Dilansir dari Katadata, data statistik bursa menunjukkan bahwa PT Bank Central Asia Tbk (BBCA) saat ini memegang predikat sebagai emiten dengan kapitalisasi pasar terbesar di Indonesia yang mencapai nilai Rp 748 triliun atau setara dengan 7,08% dari total kapitalisasi pasar secara keseluruhan.
Posisi kedua dalam daftar tersebut diisi oleh emiten sektor data center yang terafiliasi dengan Grup Salim dan Toto Sugiri, yakni PT DCI Indonesia Tbk (DCII) dengan nilai kapitalisasi pasar sebesar Rp 474 triliun.
Emiten lain yang turut masuk dalam jajaran sepuluh besar kapitalisasi pasar tertinggi adalah PT Barito Renewables Energy Tbk (BREN) sebesar Rp 459 triliun, PT Bank Rakyat Indonesia (Persero) Tbk (BBRI) sebesar Rp 425 triliun, serta PT Bank Mandiri (Persero) Tbk (BMRI) di angka Rp 388 triliun.
Daftar emiten dengan kapitalisasi pasar jumbo juga mencakup PT Bayan Resources Tbk (BYAN) dengan nilai Rp 383 triliun, PT Ekamas Mora Republik Tbk (MORA) sebesar Rp 311 triliun, dan PT Amman Mineral Internasional Tbk (AMMN) sebesar Rp 273 triliun.

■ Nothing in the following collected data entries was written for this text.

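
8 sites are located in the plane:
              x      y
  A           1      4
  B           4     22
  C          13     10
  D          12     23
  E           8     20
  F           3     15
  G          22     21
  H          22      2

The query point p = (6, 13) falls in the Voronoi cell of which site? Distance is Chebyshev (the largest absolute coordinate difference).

d(p,A) = max(5, 9) = 9
d(p,B) = max(2, 9) = 9
d(p,C) = max(7, 3) = 7
d(p,D) = max(6, 10) = 10
d(p,E) = max(2, 7) = 7
d(p,F) = max(3, 2) = 3
d(p,G) = max(16, 8) = 16
d(p,H) = max(16, 11) = 16
Minimum is at F.

F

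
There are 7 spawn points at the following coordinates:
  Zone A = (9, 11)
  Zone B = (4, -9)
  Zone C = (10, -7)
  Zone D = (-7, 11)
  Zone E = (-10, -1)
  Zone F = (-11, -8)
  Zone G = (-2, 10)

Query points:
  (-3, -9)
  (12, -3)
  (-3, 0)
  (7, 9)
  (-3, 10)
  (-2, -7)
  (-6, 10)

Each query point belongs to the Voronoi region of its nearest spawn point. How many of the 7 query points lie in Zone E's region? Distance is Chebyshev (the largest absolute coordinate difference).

1

(-3, -9) — d to each: Zone A:20, Zone B:7, Zone C:13, Zone D:20, Zone E:8, Zone F:8, Zone G:19 → nearest is Zone B
(12, -3) — d to each: Zone A:14, Zone B:8, Zone C:4, Zone D:19, Zone E:22, Zone F:23, Zone G:14 → nearest is Zone C
(-3, 0) — d to each: Zone A:12, Zone B:9, Zone C:13, Zone D:11, Zone E:7, Zone F:8, Zone G:10 → nearest is Zone E
(7, 9) — d to each: Zone A:2, Zone B:18, Zone C:16, Zone D:14, Zone E:17, Zone F:18, Zone G:9 → nearest is Zone A
(-3, 10) — d to each: Zone A:12, Zone B:19, Zone C:17, Zone D:4, Zone E:11, Zone F:18, Zone G:1 → nearest is Zone G
(-2, -7) — d to each: Zone A:18, Zone B:6, Zone C:12, Zone D:18, Zone E:8, Zone F:9, Zone G:17 → nearest is Zone B
(-6, 10) — d to each: Zone A:15, Zone B:19, Zone C:17, Zone D:1, Zone E:11, Zone F:18, Zone G:4 → nearest is Zone D
1 of the 7 points has Zone E as nearest.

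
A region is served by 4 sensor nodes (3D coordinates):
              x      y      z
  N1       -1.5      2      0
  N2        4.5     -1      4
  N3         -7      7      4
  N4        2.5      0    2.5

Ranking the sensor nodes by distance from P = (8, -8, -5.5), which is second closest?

N4

Compare squared distances (the ordering matches that of the actual distances):
|PN1|² = 90.25 + 100 + 30.25 = 220.5
|PN2|² = 12.25 + 49 + 90.25 = 151.5
|PN3|² = 225 + 225 + 90.25 = 540.25
|PN4|² = 30.25 + 64 + 64 = 158.25
Sorted ascending: N2, N4, N1, … — the second-nearest is N4.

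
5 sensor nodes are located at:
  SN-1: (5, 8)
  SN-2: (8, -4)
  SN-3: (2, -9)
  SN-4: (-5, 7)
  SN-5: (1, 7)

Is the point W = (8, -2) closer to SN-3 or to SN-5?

Compare squared distances:
d²(W, SN-3) = (8−2)² + (-2−(-9))² = 36 + 49 = 85
d²(W, SN-5) = (8−1)² + (-2−7)² = 49 + 81 = 130
85 < 130, so SN-3 is closer.

SN-3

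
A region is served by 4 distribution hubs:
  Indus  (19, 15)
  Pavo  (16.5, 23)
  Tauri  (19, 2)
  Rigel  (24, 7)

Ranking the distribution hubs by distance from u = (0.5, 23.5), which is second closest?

Indus

Since √ is increasing, it suffices to compare squared distances:
d²(u, Indus) = 342.25 + 72.25 = 414.5
d²(u, Pavo) = 256 + 0.25 = 256.25
d²(u, Tauri) = 342.25 + 462.25 = 804.5
d²(u, Rigel) = 552.25 + 272.25 = 824.5
Sorted ascending: Pavo, Indus, Tauri, … — the second-nearest is Indus.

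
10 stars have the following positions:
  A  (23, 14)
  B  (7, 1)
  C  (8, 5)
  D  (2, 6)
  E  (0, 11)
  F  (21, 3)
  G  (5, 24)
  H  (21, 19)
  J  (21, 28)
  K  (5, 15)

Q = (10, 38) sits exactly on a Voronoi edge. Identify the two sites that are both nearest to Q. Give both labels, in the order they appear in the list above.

G and J

Squared distances from Q to each site:
|QA|² = 169 + 576 = 745
|QB|² = 9 + 1369 = 1378
|QC|² = 4 + 1089 = 1093
|QD|² = 64 + 1024 = 1088
|QE|² = 100 + 729 = 829
|QF|² = 121 + 1225 = 1346
|QG|² = 25 + 196 = 221
|QH|² = 121 + 361 = 482
|QJ|² = 121 + 100 = 221
|QK|² = 25 + 529 = 554
Q is equidistant from G and J (both at squared distance 221), and every other site is strictly farther — so Q lies on the G–J Voronoi edge.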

Melengkapi posisi sepuluh besar, PT Telkom Indonesia (Persero) Tbk (TLKM) mencatatkan kapitalisasi pasar senilai Rp 250 triliun, sementara PT Astra International Tbk (ASII) berada di urutan kesepuluh dengan nilai Rp 196 triliun.

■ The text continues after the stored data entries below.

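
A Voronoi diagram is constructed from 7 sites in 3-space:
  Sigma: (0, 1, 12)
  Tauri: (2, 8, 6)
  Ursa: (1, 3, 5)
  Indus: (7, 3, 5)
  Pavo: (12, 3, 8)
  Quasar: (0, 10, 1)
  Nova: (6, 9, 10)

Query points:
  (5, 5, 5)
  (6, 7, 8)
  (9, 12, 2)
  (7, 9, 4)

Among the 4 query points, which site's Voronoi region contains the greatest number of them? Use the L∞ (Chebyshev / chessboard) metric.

Tauri

(5, 5, 5) — d to each: Sigma:7, Tauri:3, Ursa:4, Indus:2, Pavo:7, Quasar:5, Nova:5 → nearest is Indus
(6, 7, 8) — d to each: Sigma:6, Tauri:4, Ursa:5, Indus:4, Pavo:6, Quasar:7, Nova:2 → nearest is Nova
(9, 12, 2) — d to each: Sigma:11, Tauri:7, Ursa:9, Indus:9, Pavo:9, Quasar:9, Nova:8 → nearest is Tauri
(7, 9, 4) — d to each: Sigma:8, Tauri:5, Ursa:6, Indus:6, Pavo:6, Quasar:7, Nova:6 → nearest is Tauri
Tally — Tauri:2, Indus:1, Nova:1. Tauri captures the most (2).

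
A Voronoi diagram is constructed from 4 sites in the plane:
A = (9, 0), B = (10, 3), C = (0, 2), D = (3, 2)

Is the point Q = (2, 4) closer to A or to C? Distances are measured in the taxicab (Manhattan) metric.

d(Q,A) = |2−9| + |4−0| = 7 + 4 = 11
d(Q,C) = |2−0| + |4−2| = 2 + 2 = 4
11 > 4, so C is closer.

C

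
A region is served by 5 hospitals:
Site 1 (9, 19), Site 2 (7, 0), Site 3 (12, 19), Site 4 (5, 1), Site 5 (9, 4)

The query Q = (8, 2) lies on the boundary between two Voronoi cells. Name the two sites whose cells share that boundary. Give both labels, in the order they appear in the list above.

Site 2 and Site 5

Squared distances from Q to each site:
d²(Q, Site 1) = (8−9)² + (2−19)² = 1 + 289 = 290
d²(Q, Site 2) = (8−7)² + (2−0)² = 1 + 4 = 5
d²(Q, Site 3) = (8−12)² + (2−19)² = 16 + 289 = 305
d²(Q, Site 4) = (8−5)² + (2−1)² = 9 + 1 = 10
d²(Q, Site 5) = (8−9)² + (2−4)² = 1 + 4 = 5
Q is equidistant from Site 2 and Site 5 (both at squared distance 5), and every other site is strictly farther — so Q lies on the Site 2–Site 5 Voronoi edge.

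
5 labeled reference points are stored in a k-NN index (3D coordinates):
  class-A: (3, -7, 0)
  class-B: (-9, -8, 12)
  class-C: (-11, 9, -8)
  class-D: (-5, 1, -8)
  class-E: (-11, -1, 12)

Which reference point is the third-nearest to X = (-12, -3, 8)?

Compare squared distances (the ordering matches that of the actual distances):
d²(X, class-A) = 225 + 16 + 64 = 305
d²(X, class-B) = 9 + 25 + 16 = 50
d²(X, class-C) = 1 + 144 + 256 = 401
d²(X, class-D) = 49 + 16 + 256 = 321
d²(X, class-E) = 1 + 4 + 16 = 21
Sorted ascending: class-E, class-B, class-A, class-D, … — the third-nearest is class-A.

class-A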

Di antara sepuluh emiten tersebut, terdapat empat perusahaan milik konglomerat yang masuk dalam kategori konsentrasi kepemilikan saham sangat tinggi, yakni DCII, BREN, BYAN, dan MORA.
Analisis data menunjukkan bahwa PT DCI Indonesia Tbk (DCII) mencatatkan tingkat konsentrasi kepemilikan saham yang mencapai angka 99,96% dari total saham yang beredar.

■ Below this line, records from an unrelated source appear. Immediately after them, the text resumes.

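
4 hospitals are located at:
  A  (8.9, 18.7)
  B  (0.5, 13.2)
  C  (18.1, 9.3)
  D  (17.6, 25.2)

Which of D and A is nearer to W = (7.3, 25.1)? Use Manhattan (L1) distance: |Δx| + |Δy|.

d(W,D) = |7.3−17.6| + |25.1−25.2| = 10.3 + 0.1 = 10.4
d(W,A) = |7.3−8.9| + |25.1−18.7| = 1.6 + 6.4 = 8
10.4 > 8, so A is closer.

A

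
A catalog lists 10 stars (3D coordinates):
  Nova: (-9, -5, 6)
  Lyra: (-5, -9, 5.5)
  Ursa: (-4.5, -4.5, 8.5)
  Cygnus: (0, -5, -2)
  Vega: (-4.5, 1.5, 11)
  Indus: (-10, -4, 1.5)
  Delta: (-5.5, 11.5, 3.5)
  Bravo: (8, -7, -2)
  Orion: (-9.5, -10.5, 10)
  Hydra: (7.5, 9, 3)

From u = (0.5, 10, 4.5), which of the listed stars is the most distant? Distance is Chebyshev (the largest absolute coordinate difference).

Orion

d(u, Nova) = max(9.5, 15, 1.5) = 15
d(u, Lyra) = max(5.5, 19, 1) = 19
d(u, Ursa) = max(5, 14.5, 4) = 14.5
d(u, Cygnus) = max(0.5, 15, 6.5) = 15
d(u, Vega) = max(5, 8.5, 6.5) = 8.5
d(u, Indus) = max(10.5, 14, 3) = 14
d(u, Delta) = max(6, 1.5, 1) = 6
d(u, Bravo) = max(7.5, 17, 6.5) = 17
d(u, Orion) = max(10, 20.5, 5.5) = 20.5
d(u, Hydra) = max(7, 1, 1.5) = 7
The largest is to Orion.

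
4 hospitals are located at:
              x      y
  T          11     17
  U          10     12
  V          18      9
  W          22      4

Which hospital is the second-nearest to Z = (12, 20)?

U

Compare squared distances (the ordering matches that of the actual distances):
|ZT|² = (12−11)² + (20−17)² = 1 + 9 = 10
|ZU|² = (12−10)² + (20−12)² = 4 + 64 = 68
|ZV|² = (12−18)² + (20−9)² = 36 + 121 = 157
|ZW|² = (12−22)² + (20−4)² = 100 + 256 = 356
Sorted ascending: T, U, V, … — the second-nearest is U.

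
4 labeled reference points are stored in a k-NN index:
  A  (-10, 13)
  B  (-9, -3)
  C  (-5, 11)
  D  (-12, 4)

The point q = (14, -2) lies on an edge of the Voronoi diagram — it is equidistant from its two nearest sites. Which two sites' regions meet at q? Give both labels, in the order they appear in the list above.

B and C

Squared distances from q to each site:
|qA|² = (14−(-10))² + (-2−13)² = 576 + 225 = 801
|qB|² = (14−(-9))² + (-2−(-3))² = 529 + 1 = 530
|qC|² = (14−(-5))² + (-2−11)² = 361 + 169 = 530
|qD|² = (14−(-12))² + (-2−4)² = 676 + 36 = 712
q is equidistant from B and C (both at squared distance 530), and every other site is strictly farther — so q lies on the B–C Voronoi edge.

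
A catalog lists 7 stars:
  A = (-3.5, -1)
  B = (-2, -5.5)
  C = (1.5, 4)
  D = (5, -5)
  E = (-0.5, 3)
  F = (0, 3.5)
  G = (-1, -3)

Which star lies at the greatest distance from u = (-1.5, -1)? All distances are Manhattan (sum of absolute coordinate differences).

D

d(u,A) = |-1.5−(-3.5)| + |-1−(-1)| = 2 + 0 = 2
d(u,B) = |-1.5−(-2)| + |-1−(-5.5)| = 0.5 + 4.5 = 5
d(u,C) = |-1.5−1.5| + |-1−4| = 3 + 5 = 8
d(u,D) = |-1.5−5| + |-1−(-5)| = 6.5 + 4 = 10.5
d(u,E) = |-1.5−(-0.5)| + |-1−3| = 1 + 4 = 5
d(u,F) = |-1.5−0| + |-1−3.5| = 1.5 + 4.5 = 6
d(u,G) = |-1.5−(-1)| + |-1−(-3)| = 0.5 + 2 = 2.5
The largest is to D.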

Selanjutnya, PT Barito Renewables Energy Tbk (BREN) milik taipan Prajogo Pangestu tercatat memiliki konsentrasi kepemilikan saham sebesar 97,31%.
Emiten tambang batu bara milik Low Tuck Kwong, yaitu PT Bayan Resources Tbk (BYAN), memiliki tingkat konsentrasi kepemilikan mencapai 98,50%.
Terakhir, PT Ekamas Mora Republik Tbk (MORA) yang berada di bawah naungan Grup Sinarmas mencatatkan angka konsentrasi kepemilikan saham sebesar 95,65%.
Dominasi kepemilikan terpusat pada segelintir pemegang saham pengendali ini menjadi karakteristik utama yang membedakan emiten-emiten tersebut dibandingkan dengan perusahaan perbankan pelat merah yang memiliki struktur kepemilikan lebih tersebar di publik.
Ringkasan
Saham-saham milik sejumlah konglomerat mendominasi daftar emiten dengan kapitalisasi pasar terbesar serta tingkat konsentrasi kepemilikan saham (HSC) tertinggi di Bursa Efek Indonesia per Kamis (16/7/2026). Fenomena ini menunjukkan peran sentral kelompok usaha besar dalam menopang pergerakan nilai pasar bursa nasional.
PT Bank Central Asia Tbk (BBCA) menempati urutan pertama dengan kapitalisasi pasar mencapai Rp748 triliun, disusul oleh PT DCI Indonesia Tbk (DCII) senilai Rp474 triliun dan PT Barito Renewables Energy Tbk (BREN) sebesar Rp459 triliun. Secara total, sepuluh emiten dengan kapitalisasi pasar jumbo ini mencakup perusahaan perbankan pelat merah hingga emiten sektor energi dan infrastruktur data.
Empat emiten di antaranya memiliki tingkat konsentrasi kepemilikan saham yang sangat tinggi, yakni DCII (99,96%), BYAN (98,50%), BREN (97,31%), dan MORA (95,65%). Struktur kepemilikan yang terpusat pada pemegang saham pengendali ini membedakan mereka dari bank-bank BUMN yang memiliki basis kepemilikan publik lebih luas.